[Infowarrior] - Details emerge about President's Cyber Plan

[Richard Forno]

Details emerge about President's Cyber Plan
11/21/08
By Wyatt Kash
http://www.gcn.com/online/vol1_no1/47639-1.html?topic=Communications_Networking&CMP=OTC-RSS

A new layer of details surrounding President Bush's Comprehensive
National Cyber Security Initiative emerged from a speech delivered by
a senior federal official in Washington yesterday.

Steven Chabinksy, deputy director for the Joint Interagency Cyber Task
Force, Office of the Director of National Intelligence, shed new light
on 12 core initiatives that are part of the president's cyber security
plan. Much of the security plan, introduced last January under
National Security Presidential Directive 54/Homeland Security
Presidential Directive 23, has remained classified. And only limited
amounts of information about the initiative have been made public.

Reciting concerns that new vulnerabilities, strong adversaries, and
weak situational awareness were resulting in "untrusted systems,"
Chabinsky outlined the objectives and rationale behind 12 "discreet
initiatives" in the CNCI plan:

1. Move towards managing a single federal enterprise network. The
cornerstone to this effort is the Trusted Internet Connections
program, initiated by the Office of Management and Budget in November
2007 that aims to reduce the number of connections from federal
agencies to external computer networks to 100 or fewer, from more than
4,300 connections identified in January of this year. But it would
also rely heavily on Federal Desktop Core Configuration standards,
initiated by OMB, which prescribe specific requirements to access and
use federal networks.

2. Deploy intrinsic detection systems. These systems would build on
current software tools—notably a program called Einstein, and an
enhanced version called Einstein 2, developed by the Department of
Homeland Security. These tools monitor and identify information
streams at network access points, but currently lack the ability to do
more than report potential problems.

3. Develop and deploy intrusion prevention tools. DHS teams are now
working on the development of Einstein 3, which would be designed to
block and mitigate malicious patterns in the code surrounding
information in transit, before they can do harm on federal networks.

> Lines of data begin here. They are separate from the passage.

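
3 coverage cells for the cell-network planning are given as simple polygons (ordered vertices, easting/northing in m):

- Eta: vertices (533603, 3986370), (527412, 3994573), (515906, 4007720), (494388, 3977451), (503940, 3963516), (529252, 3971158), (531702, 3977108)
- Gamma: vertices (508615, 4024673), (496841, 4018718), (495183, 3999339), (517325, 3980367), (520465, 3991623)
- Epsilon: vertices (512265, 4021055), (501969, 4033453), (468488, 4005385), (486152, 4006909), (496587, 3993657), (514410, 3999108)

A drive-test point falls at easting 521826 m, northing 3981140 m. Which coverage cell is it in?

Cast a ray rightward from (521826, 3981140). For each polygon, the edges (by vertex number in listed order) whose endpoints lie on opposite sides of northing = 3981140, where each meets that height, and whether that is right or left of the point:
Eta: 3–4 at easting≈497010.5 (left), 7–1 at easting≈532529.6 (right) → 1 crossing.
Gamma: 3–4 at easting≈516422.8 (left), 4–5 at easting≈517540.6 (left) → 0 crossings.
Epsilon: no edge straddles that height → 0 crossings.
Only Eta has an odd count, so the point is inside Eta.

Eta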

4. Review and potentially redirect research and funding. Efforts are
underway to take stock of cyber research and related programs and to
look for overlaps and gaps, in order to channel resources more
effectively.

5. Connect current government cyber operation centers. In particular,
increase the effectiveness these centers by standardizing operating
procedures and improving shared awareness of threats.

6. Develop a government-wide cyber intelligence plan. Because several
civilian, intelligence and defense agencies have varying
responsibilities to address cyber threats, the government has had a
difficult time crafting a single, coherent approach.

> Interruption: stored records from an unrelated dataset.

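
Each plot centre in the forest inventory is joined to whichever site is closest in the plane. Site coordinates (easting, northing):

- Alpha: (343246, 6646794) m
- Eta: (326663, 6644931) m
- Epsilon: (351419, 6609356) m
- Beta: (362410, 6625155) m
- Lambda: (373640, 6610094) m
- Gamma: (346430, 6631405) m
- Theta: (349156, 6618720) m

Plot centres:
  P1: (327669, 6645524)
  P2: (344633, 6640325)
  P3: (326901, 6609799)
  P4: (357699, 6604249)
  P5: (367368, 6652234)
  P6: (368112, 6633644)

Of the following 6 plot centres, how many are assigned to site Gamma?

P1 → Eta
P2 → Alpha
P3 → Theta
P4 → Epsilon
P5 → Alpha
P6 → Beta
0 of the 6 go to Gamma.

0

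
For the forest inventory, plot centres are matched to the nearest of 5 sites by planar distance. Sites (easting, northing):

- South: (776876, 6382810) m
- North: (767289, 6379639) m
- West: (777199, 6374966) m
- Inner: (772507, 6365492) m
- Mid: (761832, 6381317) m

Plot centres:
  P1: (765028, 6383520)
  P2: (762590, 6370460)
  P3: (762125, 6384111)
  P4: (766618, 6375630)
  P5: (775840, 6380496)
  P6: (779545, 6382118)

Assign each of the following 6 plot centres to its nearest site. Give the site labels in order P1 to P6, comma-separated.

Mid, North, Mid, North, South, South

P1 → Mid (d²=15067625.00)
P2 → North (d²=106334642.00)
P3 → Mid (d²=7892285.00)
P4 → North (d²=16522322.00)
P5 → South (d²=6427892.00)
P6 → South (d²=7602425.00)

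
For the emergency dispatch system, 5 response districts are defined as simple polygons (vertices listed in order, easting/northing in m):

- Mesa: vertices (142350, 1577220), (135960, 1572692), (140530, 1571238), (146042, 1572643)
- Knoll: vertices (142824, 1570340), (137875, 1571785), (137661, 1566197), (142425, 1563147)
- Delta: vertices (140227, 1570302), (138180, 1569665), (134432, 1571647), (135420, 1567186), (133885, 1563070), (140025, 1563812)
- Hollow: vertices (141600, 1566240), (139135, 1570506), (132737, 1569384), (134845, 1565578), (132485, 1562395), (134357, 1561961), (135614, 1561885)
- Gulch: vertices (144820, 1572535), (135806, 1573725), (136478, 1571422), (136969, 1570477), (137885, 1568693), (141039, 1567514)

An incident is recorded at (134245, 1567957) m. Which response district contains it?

Hollow

Cast a ray rightward from (134245, 1567957). For each polygon, the edges (by vertex number in listed order) whose endpoints lie on opposite sides of northing = 1567957, where each meets that height, and whether that is right or left of the point:
Mesa: no edge straddles that height → 0 crossings.
Knoll: 2–3 at easting≈137728.4 (right), 4–1 at easting≈142691.8 (right) → 2 crossings.
Delta: 3–4 at easting≈135249.2 (right), 6–1 at easting≈140154.0 (right) → 2 crossings.
Hollow: 1–2 at easting≈140607.9 (right), 3–4 at easting≈133527.4 (left) → 1 crossing.
Gulch: 5–6 at easting≈139853.9 (right), 6–1 at easting≈141372.6 (right) → 2 crossings.
Only Hollow has an odd count, so the point is inside Hollow.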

7. Increase the security of classified networks. The escalating volume
of attacks, and the increasing penetration into supposedly secure
networks makes it imperative that work be done to further security
classified networks and the information on them.

8. Expand cyber education. There is a significant need for creating a
career pipeline to train cyber security experts—with offensive as well
as defensive skills--and to institutionalize the knowledge surrounding
security threats. Cyber education needs to include developing a
broader base of candidates with scientific knowledge and a cyber-savvy
workforce, as well as network specialists who can work in law
enforcement, military, homeland security, health and other specialty
areas.

9. Define enduring leap-ahead technologies. The government needs to
provide direction for "game-changing" technologies that would provide
a more stable environment and supplant some of the fundamental design
of existing technologies--and the current patchwork approach to fixing
them.

10. Define enduring deterrent technologies and programs. The
government has an opportunity to tap broader groups of scientists,
strategists and policy makers – similar to the way it did a
half-century ago in crafting a nuclear weapons deterrent strategy—to
develop new and lasting approaches to address cyber threats in this
century.

11. Develop multi-pronged approaches to supply chain risk management.
The reality of global supply chains presents significant challenges in
thwarting counterfeit--or maliciously designed—hardware and software
products which must be addressed.

12. Define the role of cyber security in private sector domains.
Experts agree, the government must do more to get its cyber security
house in order. But with so much of the nation's infrastructure in the
hands of the private sector, more must be done to quantify the
financial and economic risks associated with cyber security threats in
order to provide better investment direction.

Chabinsky said these initiatives represented an integrated portfolio
that was unique—"it's the first attempt to implement a totality
approach" to improve the nation's cyber security posture, he said. He
noted that these initiatives were intended to support four broad
goals:

Establish the front lines of defense capabilities to manage a single
federal enterprise network;
Defend against a full spectrum of threats.
Shape the future environment, through research and education, to
define new technologies and deterrent strategies to protect the
nation's infrastructure.
Develop tools to enable key departments and agencies neutralize,
mitigate, and disrupt domestic illegal computer activity; increase
information assurance; increase strategic analysis of intrusion
activities and threats; and monitor and coordinate the implementation
of the CNCI.

Chabinsky spoke at a information technology security conference
produced by 1105 Government Information Group.